Simon laughed like a drain when I told him of this when I got home, and reminded me of how, when Jane first started school, I had been so terrified of being forced to join the PTA that I had had a series of distressing dreams in which I was attending PTA coffee mornings or committee meetings, only to find that I was stark naked. Sometimes I fear that Simon is not as supportive a husband as he could be. I also really hope that there was nothing prophetic about all my naked PTA dreams – no strangers need to see a woman of my age naked, no matter what Trinny and Susannah on TV used to claim as they made those poor unlucky women strip off while they jiggled their boobs. Thinking about it, that was such a weird programme. Who thought going on it would be a good idea? ‘I know, I’m not very confident, and I don’t like my clothes, so I’ll go on national television and let a pair of poshos grab my tits, before advising me that a nice scarf will be the end to all my woes!’ It was probably the thin end of the wedge that led to programmes like Embarrassing Bodies, when people who claim they are too ashamed to go to the doctors are quite happy to whip their suppurating dicks out on camera (I once made the mistake of watching a clap special of Embarrassing Bodies. On the plus side, I lost three pounds, as it put me off my dinner for days).

Monday, 19 September

Aaaargh! Today is my second interview, by phone, and oh happy days, Simon is sick. Really sick. Not just with a sniffle, or a cold, or a bit of cough. He is terribly, dreadfully debilitated, and it is touch and go whether he will make it. He sits hunched over his laptop, wrapped in his nastiest and most synthetic fleece, googling and googling his symptoms, finding ever more terminal diagnoses and wondering aloud every five minutes whether he should call the doctor or an ambulance. In between he groans dramatically, or coughs feebly.

‘You have man flu!’ I said unsympathetically.

Simon moaned pathetically. ‘I think it might be Zika virus,’ he whimpered.

‘How can you have Zika virus? You haven’t been anywhere with Zika!’ I pointed out briskly.

‘I was in London last week. There was a woman on the Underground who kept coughing. That could be where I caught it.’

‘No, darling, you did not catch Zika on the Undergound, because it is not an airborne virus. It is spread by the special Zika mosquitoes. And anyway, Zika is only serious if you are a pregnant woman, and last time I looked, my love, you were neither a woman nor pregnant! So I think perhaps you might be malingering a little and making something of a meal out of the fact that you are suffering from a common fucking cold!’
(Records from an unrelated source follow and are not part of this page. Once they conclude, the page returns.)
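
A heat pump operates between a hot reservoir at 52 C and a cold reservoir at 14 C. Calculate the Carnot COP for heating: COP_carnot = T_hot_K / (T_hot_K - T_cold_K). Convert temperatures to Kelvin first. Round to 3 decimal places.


Convert to Kelvin:
  T_hot = 52 + 273.15 = 325.15 K
  T_cold = 14 + 273.15 = 287.15 K
Apply Carnot COP formula:
  COP = T_hot_K / (T_hot_K - T_cold_K) = 325.15 / 38.0
  COP = 8.557

8.557


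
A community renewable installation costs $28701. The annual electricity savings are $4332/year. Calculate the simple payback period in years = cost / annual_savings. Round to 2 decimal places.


Simple payback period = initial cost / annual savings
Payback = 28701 / 4332
Payback = 6.63 years

6.63


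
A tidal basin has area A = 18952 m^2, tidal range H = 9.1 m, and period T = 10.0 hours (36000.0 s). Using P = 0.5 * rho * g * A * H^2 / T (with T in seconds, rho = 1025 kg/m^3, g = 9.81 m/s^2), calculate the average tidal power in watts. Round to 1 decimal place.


Convert period to seconds: T = 10.0 * 3600 = 36000.0 s
H^2 = 9.1^2 = 82.81
P = 0.5 * rho * g * A * H^2 / T
P = 0.5 * 1025 * 9.81 * 18952 * 82.81 / 36000.0
P = 219178.6 W

219178.6


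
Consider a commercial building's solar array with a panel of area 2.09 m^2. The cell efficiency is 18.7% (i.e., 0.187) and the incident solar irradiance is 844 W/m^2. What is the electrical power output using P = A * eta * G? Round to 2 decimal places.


Use the solar power formula P = A * eta * G.
Given: A = 2.09 m^2, eta = 0.187, G = 844 W/m^2
P = 2.09 * 0.187 * 844
P = 329.86 W

329.86


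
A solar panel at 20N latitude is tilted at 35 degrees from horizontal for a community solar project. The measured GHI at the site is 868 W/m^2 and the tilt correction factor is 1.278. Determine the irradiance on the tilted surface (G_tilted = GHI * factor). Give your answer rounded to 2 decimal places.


Identify the given values:
  GHI = 868 W/m^2, tilt correction factor = 1.278
Apply the formula G_tilted = GHI * factor:
  G_tilted = 868 * 1.278
  G_tilted = 1109.30 W/m^2

1109.30


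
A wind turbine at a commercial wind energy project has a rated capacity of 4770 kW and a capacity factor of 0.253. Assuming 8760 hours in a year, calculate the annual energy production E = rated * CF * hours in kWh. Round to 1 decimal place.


Annual energy = rated_kW * capacity_factor * hours_per_year
Given: P_rated = 4770 kW, CF = 0.253, hours = 8760
E = 4770 * 0.253 * 8760
E = 10571655.6 kWh

10571655.6


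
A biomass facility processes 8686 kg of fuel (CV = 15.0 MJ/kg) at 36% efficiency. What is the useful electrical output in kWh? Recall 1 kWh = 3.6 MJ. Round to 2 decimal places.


Total energy = mass * CV = 8686 * 15.0 = 130290.0 MJ
Useful energy = total * eta = 130290.0 * 0.36 = 46904.4 MJ
Convert to kWh: 46904.4 / 3.6
Useful energy = 13029.00 kWh

13029.00


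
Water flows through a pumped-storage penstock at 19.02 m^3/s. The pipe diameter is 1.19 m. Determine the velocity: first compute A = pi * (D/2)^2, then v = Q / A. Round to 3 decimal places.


Compute pipe cross-sectional area:
  A = pi * (D/2)^2 = pi * (1.19/2)^2 = 1.1122 m^2
Calculate velocity:
  v = Q / A = 19.02 / 1.1122
  v = 17.101 m/s

17.101


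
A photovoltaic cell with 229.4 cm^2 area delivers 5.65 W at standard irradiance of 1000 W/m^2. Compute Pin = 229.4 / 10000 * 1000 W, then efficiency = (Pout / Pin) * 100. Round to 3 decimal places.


First compute the input power:
  Pin = area_cm2 / 10000 * G = 229.4 / 10000 * 1000 = 22.94 W
Then compute efficiency:
  Efficiency = (Pout / Pin) * 100 = (5.65 / 22.94) * 100
  Efficiency = 24.629%

24.629


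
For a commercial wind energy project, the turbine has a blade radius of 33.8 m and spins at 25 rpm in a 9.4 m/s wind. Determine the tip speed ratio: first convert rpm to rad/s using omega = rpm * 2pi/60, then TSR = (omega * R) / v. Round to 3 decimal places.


Convert rotational speed to rad/s:
  omega = 25 * 2 * pi / 60 = 2.618 rad/s
Compute tip speed:
  v_tip = omega * R = 2.618 * 33.8 = 88.488 m/s
Tip speed ratio:
  TSR = v_tip / v_wind = 88.488 / 9.4 = 9.414

9.414


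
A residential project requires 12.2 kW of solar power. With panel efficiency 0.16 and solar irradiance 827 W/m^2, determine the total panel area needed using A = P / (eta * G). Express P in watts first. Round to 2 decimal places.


Convert target power to watts: P = 12.2 * 1000 = 12200.0 W
Compute denominator: eta * G = 0.16 * 827 = 132.32
Required area A = P / (eta * G) = 12200.0 / 132.32
A = 92.20 m^2

92.20


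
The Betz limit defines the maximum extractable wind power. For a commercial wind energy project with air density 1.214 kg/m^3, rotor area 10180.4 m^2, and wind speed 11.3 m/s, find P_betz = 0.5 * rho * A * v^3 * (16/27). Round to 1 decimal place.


The Betz coefficient Cp_max = 16/27 = 0.5926
v^3 = 11.3^3 = 1442.897
P_betz = 0.5 * rho * A * v^3 * Cp_max
P_betz = 0.5 * 1.214 * 10180.4 * 1442.897 * 0.5926
P_betz = 5283784.3 W

5283784.3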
‘I’m sure I have a fever,’ Simon mewed, still tapping away at Dr Google. ‘Can you take my temperature? Ebola is airborne. Maybe I’ve got Ebola. The first symptoms are a fever, a headache, joint and muscle pain, a sore throat and severe muscle weakness. I have all of them! Oh God, I have Ebola. I’m going to die. Don’t you even care? You are so unfeeling. Please take my temperature.’

‘If you did have Ebola, why would I want to come anywhere near you?’ I said. ‘But you don’t. You have a severe case of hypo-fucking-chondria, that’s all.’

‘My poor nose is so sore,’ sniffed Simon. ‘Why don’t we have any of the special Balsam Kleenex?’

‘Because they cost twice as much as ordinary Kleenex.’

‘Why are you so unsympathetic?’ he whimpered.

‘Because you have a cold. A fucking cold! Man the fuck up!’ I snapped brusquely.

‘But I feel so ill. It must be more than a cold. Please take my temperature.’

‘You know the most reliable way to take a temperature is rectally …’ I said evilly.

‘What? No! You’re not putting it up my butt! Just put it under my arm or something.’